Disculpe, en consecuencia, el lector si echa en falta nombres, lugares o sucesos de aquellos años cincuenta. También, si observa alguna incorrección en nombres o fechas. Como se ha dicho, el libro no pretende ser riguroso estudio de una época. La memoria personal tiene las propias limitaciones que el paso del tiempo nos va imponiendo. Pero sí puedo asegurar que este libro que tienes en tus manos, querido lector, está hecho con grandes ramilletes de cariño hacia Tapia de Casariego. Es un tributo de mi admiración por este pueblo que ha sabido, hasta ahora, mantener sus más puras esencias, pese al lógico crecimiento por el paso de los años. El muelle, la playa, sus calles viejas,  siguen teniendo el sabor esencialmente marinero. Sus múltiples visitantes veraniegos se suman, sin excesiva distorsión, integrándose, a esas viejas esencias. Y Tapia se mantiene siendo eso… Tapia de Casariego. La que yo conocí en mis años mozos. La que llevo, allá en el fondo de mi corazón y de mis recuerdos.

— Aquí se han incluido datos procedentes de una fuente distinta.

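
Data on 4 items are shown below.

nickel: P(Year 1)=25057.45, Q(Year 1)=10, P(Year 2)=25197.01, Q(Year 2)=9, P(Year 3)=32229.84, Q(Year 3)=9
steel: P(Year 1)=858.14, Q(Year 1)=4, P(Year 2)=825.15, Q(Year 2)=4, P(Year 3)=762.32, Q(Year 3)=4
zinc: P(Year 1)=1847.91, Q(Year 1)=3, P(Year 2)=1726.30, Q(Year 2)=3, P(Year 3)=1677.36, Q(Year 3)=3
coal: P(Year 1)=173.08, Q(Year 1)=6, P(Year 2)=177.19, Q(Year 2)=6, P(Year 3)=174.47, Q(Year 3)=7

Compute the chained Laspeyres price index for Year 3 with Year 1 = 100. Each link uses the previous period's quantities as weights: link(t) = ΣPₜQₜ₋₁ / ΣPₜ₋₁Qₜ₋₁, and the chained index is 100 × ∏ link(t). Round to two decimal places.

127.06

Link Year 1→Year 2:
ΣP(Year 2)Q(Year 1) = 25197.01×10 + 825.15×4 + 1726.30×3 + 177.19×6 = 251970.1 + 3300.6 + 5178.9 + 1063.14 = 261512.74
ΣP(Year 1)Q(Year 1) = 25057.45×10 + 858.14×4 + 1847.91×3 + 173.08×6 = 250574.5 + 3432.56 + 5543.73 + 1038.48 = 260589.27
link = 261512.74/260589.27 = 1.003544
Link Year 2→Year 3:
ΣP(Year 3)Q(Year 2) = 32229.84×9 + 762.32×4 + 1677.36×3 + 174.47×6 = 290068.56 + 3049.28 + 5032.08 + 1046.82 = 299196.74
ΣP(Year 2)Q(Year 2) = 25197.01×9 + 825.15×4 + 1726.30×3 + 177.19×6 = 226773.09 + 3300.6 + 5178.9 + 1063.14 = 236315.73
link = 299196.74/236315.73 = 1.266089
Chained index = 100 × 1.003544 × 1.266089 = 127.0576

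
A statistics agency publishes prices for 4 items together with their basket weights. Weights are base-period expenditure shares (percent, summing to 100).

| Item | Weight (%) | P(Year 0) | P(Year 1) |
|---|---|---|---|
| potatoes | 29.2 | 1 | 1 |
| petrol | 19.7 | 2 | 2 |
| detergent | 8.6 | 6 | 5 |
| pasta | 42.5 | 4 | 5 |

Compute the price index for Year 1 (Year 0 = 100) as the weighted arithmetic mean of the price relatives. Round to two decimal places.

potatoes: 29.2 × (1/1) = 29.2 × 1.000000 = 29.2000
petrol: 19.7 × (2/2) = 19.7 × 1.000000 = 19.7000
detergent: 8.6 × (5/6) = 8.6 × 0.833333 = 7.1667
pasta: 42.5 × (5/4) = 42.5 × 1.250000 = 53.1250
Index = Σ wᵢ·(p₁ᵢ/p₀ᵢ) = 29.2000 + 19.7000 + 7.1667 + 53.1250 = 109.1917

109.19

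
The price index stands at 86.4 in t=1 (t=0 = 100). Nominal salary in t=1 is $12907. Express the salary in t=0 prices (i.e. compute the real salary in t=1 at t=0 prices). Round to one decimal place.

Real = Nominal ÷ (Index/100) = 12907 ÷ (86.4/100)
     = 12907 ÷ 0.864 = 14938.6574

14938.7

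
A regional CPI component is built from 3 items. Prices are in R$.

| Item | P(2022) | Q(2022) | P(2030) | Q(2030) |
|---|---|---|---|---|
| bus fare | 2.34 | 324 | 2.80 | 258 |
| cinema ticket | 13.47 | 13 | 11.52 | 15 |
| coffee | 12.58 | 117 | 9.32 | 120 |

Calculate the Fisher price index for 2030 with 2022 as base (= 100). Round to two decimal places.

Laspeyres component (base-period weights):
ΣP(2030)Q(2022) = 2.80×324 + 11.52×13 + 9.32×117 = 907.2 + 149.76 + 1090.44 = 2147.4
ΣP(2022)Q(2022) = 2.34×324 + 13.47×13 + 12.58×117 = 758.16 + 175.11 + 1471.86 = 2405.13
L = 2147.4 / 2405.13 × 100 = 89.2842
Paasche component (current-period weights):
ΣP(2030)Q(2030) = 2.80×258 + 11.52×15 + 9.32×120 = 722.4 + 172.8 + 1118.4 = 2013.6
ΣP(2022)Q(2030) = 2.34×258 + 13.47×15 + 12.58×120 = 603.72 + 202.05 + 1509.6 = 2315.37
P = 2013.6 / 2315.37 × 100 = 86.9667
Fisher = √(L × P) = √(89.2842 × 86.9667) = 88.1178

88.12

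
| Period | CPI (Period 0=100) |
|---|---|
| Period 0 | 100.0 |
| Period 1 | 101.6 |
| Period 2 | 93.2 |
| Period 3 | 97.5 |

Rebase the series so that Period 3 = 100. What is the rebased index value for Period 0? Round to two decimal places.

Rebased(Period 0) = 100.0 / 97.5 × 100 = 102.5641

102.56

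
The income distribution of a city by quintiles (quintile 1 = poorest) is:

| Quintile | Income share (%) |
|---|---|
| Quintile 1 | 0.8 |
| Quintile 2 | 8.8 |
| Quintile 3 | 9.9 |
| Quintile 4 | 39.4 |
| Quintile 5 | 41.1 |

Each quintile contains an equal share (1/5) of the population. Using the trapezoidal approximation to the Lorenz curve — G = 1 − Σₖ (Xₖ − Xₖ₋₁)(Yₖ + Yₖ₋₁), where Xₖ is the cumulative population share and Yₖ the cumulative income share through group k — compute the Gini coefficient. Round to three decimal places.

0.445

Cumulative income shares Yₖ: 0.0080, 0.0960, 0.1950, 0.5890, 1.0000
Σ (Xₖ−Xₖ₋₁)(Yₖ+Yₖ₋₁) = (1/5)(0.0080+0.0000) + (1/5)(0.0960+0.0080) + (1/5)(0.1950+0.0960) + (1/5)(0.5890+0.1950) + (1/5)(1.0000+0.5890)
  = 0.0016 + 0.0208 + 0.0582 + 0.1568 + 0.3178 = 0.5552
G = 1 − 0.5552 = 0.4448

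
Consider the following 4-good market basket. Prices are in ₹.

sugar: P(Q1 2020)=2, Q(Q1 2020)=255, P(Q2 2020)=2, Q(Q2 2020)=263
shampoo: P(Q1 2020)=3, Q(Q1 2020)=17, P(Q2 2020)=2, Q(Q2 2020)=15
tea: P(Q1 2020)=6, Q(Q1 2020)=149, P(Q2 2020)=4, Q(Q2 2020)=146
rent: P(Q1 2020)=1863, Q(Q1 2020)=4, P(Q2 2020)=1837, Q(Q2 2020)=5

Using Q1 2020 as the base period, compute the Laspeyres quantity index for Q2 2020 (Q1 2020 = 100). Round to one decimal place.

Laspeyres quantity index uses base-period prices as weights.
ΣP(Q1 2020)·Q(Q2 2020) = 2×263 + 3×15 + 6×146 + 1863×5 = 526 + 45 + 876 + 9315 = 10762
ΣP(Q1 2020)·Q(Q1 2020) = 2×255 + 3×17 + 6×149 + 1863×4 = 510 + 51 + 894 + 7452 = 8907
Index = 10762 / 8907 × 100 = 120.8263

120.8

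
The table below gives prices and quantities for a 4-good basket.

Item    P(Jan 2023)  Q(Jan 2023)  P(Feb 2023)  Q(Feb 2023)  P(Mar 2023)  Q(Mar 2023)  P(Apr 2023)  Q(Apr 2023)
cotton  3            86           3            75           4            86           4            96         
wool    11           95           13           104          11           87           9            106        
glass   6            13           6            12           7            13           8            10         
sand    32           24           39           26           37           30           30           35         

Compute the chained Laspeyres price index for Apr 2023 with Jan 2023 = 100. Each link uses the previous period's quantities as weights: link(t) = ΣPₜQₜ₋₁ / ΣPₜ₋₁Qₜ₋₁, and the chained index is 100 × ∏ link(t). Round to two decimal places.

Link Jan 2023→Feb 2023:
ΣP(Feb 2023)Q(Jan 2023) = 3×86 + 13×95 + 6×13 + 39×24 = 258 + 1235 + 78 + 936 = 2507
ΣP(Jan 2023)Q(Jan 2023) = 3×86 + 11×95 + 6×13 + 32×24 = 258 + 1045 + 78 + 768 = 2149
link = 2507/2149 = 1.166589
Link Feb 2023→Mar 2023:
ΣP(Mar 2023)Q(Feb 2023) = 4×75 + 11×104 + 7×12 + 37×26 = 300 + 1144 + 84 + 962 = 2490
ΣP(Feb 2023)Q(Feb 2023) = 3×75 + 13×104 + 6×12 + 39×26 = 225 + 1352 + 72 + 1014 = 2663
link = 2490/2663 = 0.935036
Link Mar 2023→Apr 2023:
ΣP(Apr 2023)Q(Mar 2023) = 4×86 + 9×87 + 8×13 + 30×30 = 344 + 783 + 104 + 900 = 2131
ΣP(Mar 2023)Q(Mar 2023) = 4×86 + 11×87 + 7×13 + 37×30 = 344 + 957 + 91 + 1110 = 2502
link = 2131/2502 = 0.851719
Chained index = 100 × 1.166589 × 0.935036 × 0.851719 = 92.9057

92.91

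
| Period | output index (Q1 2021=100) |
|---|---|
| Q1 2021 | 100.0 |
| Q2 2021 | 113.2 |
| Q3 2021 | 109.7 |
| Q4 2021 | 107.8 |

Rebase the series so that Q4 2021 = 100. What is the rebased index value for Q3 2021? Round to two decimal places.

101.76

Rebased(Q3 2021) = 109.7 / 107.8 × 100 = 101.7625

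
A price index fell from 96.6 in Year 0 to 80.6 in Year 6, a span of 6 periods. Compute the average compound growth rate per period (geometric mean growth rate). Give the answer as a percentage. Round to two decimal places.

-2.97%

Growth factor = (80.6/96.6)^(1/6) = (0.834369)^(1/6) = 0.970271
Growth rate = 0.970271 − 1 = -0.029729 = -2.9729%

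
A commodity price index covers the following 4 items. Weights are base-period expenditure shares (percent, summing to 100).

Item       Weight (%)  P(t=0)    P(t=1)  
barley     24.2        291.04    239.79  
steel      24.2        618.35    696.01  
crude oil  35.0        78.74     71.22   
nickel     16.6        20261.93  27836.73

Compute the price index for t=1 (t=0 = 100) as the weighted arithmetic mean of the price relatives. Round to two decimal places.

barley: 24.2 × (239.79/291.04) = 24.2 × 0.823907 = 19.9386
steel: 24.2 × (696.01/618.35) = 24.2 × 1.125592 = 27.2393
crude oil: 35.0 × (71.22/78.74) = 35.0 × 0.904496 = 31.6574
nickel: 16.6 × (27836.73/20261.93) = 16.6 × 1.373844 = 22.8058
Index = Σ wᵢ·(p₁ᵢ/p₀ᵢ) = 19.9386 + 27.2393 + 31.6574 + 22.8058 = 101.6411

101.64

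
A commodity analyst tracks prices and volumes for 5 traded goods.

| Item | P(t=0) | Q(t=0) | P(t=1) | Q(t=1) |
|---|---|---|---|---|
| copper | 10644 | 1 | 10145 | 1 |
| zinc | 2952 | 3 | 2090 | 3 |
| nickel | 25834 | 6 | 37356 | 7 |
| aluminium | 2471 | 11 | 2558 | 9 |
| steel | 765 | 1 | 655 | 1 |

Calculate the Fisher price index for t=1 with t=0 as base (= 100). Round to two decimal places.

134.03

Laspeyres component (base-period weights):
ΣP(t=1)Q(t=0) = 10145×1 + 2090×3 + 37356×6 + 2558×11 + 655×1 = 10145 + 6270 + 224136 + 28138 + 655 = 269344
ΣP(t=0)Q(t=0) = 10644×1 + 2952×3 + 25834×6 + 2471×11 + 765×1 = 10644 + 8856 + 155004 + 27181 + 765 = 202450
L = 269344 / 202450 × 100 = 133.0422
Paasche component (current-period weights):
ΣP(t=1)Q(t=1) = 10145×1 + 2090×3 + 37356×7 + 2558×9 + 655×1 = 10145 + 6270 + 261492 + 23022 + 655 = 301584
ΣP(t=0)Q(t=1) = 10644×1 + 2952×3 + 25834×7 + 2471×9 + 765×1 = 10644 + 8856 + 180838 + 22239 + 765 = 223342
P = 301584 / 223342 × 100 = 135.0324
Fisher = √(L × P) = √(133.0422 × 135.0324) = 134.0336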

Desde el espigón exterior del  muelle, apoyada mi espalda sobre la cilíndrica pared de una de las torretas de luces de entrada a la dársena, teniendo tras de mí el viejo edificio del faro, no puedo menos de sonreír, con alegría, al comprobar ahora que esto es lo mismo que yo viví en aquellos años. Que allí, como en estos momentos, apoyado en aquel lugar o sentado en alguno de los escalones contiguos veía venir, unas veces, las olas desafiantes o juguetonas tratando de saltar el espigón protector, mientras que en  otras, las veía llegar, melódicas y románticas, a besar las bases graníticas de aquellas construcciones cimentadas sobre las mismas rocas.

Gracias, Tapia de Casariego.

2 comentarios:

  1. El maestro a que hace referencia el autor se llamaba José Antonio Lavandera y no Labandera y el Párroco se apellidaba Amago, no Amigo.

    ResponderEliminar
  2. En efecto D. Bonifacio era de apellido Amago. Es una errata. Corregida ya. Gracias. He verificado en varias publicaciones el nombre de mi antiguo profesor de Tapia de Casariego y en todas ellas lo nombran como D.José Antonio Labandera. Yo no recuerdo como se escribía su nombre, era niño entonces, pero debo pensar que es como aparece en algunos ejemplares de El Faro de Tapia y en otras publicaciones de internet que considero buenas fuentes. Gracias, José Luis por tus matizaciones.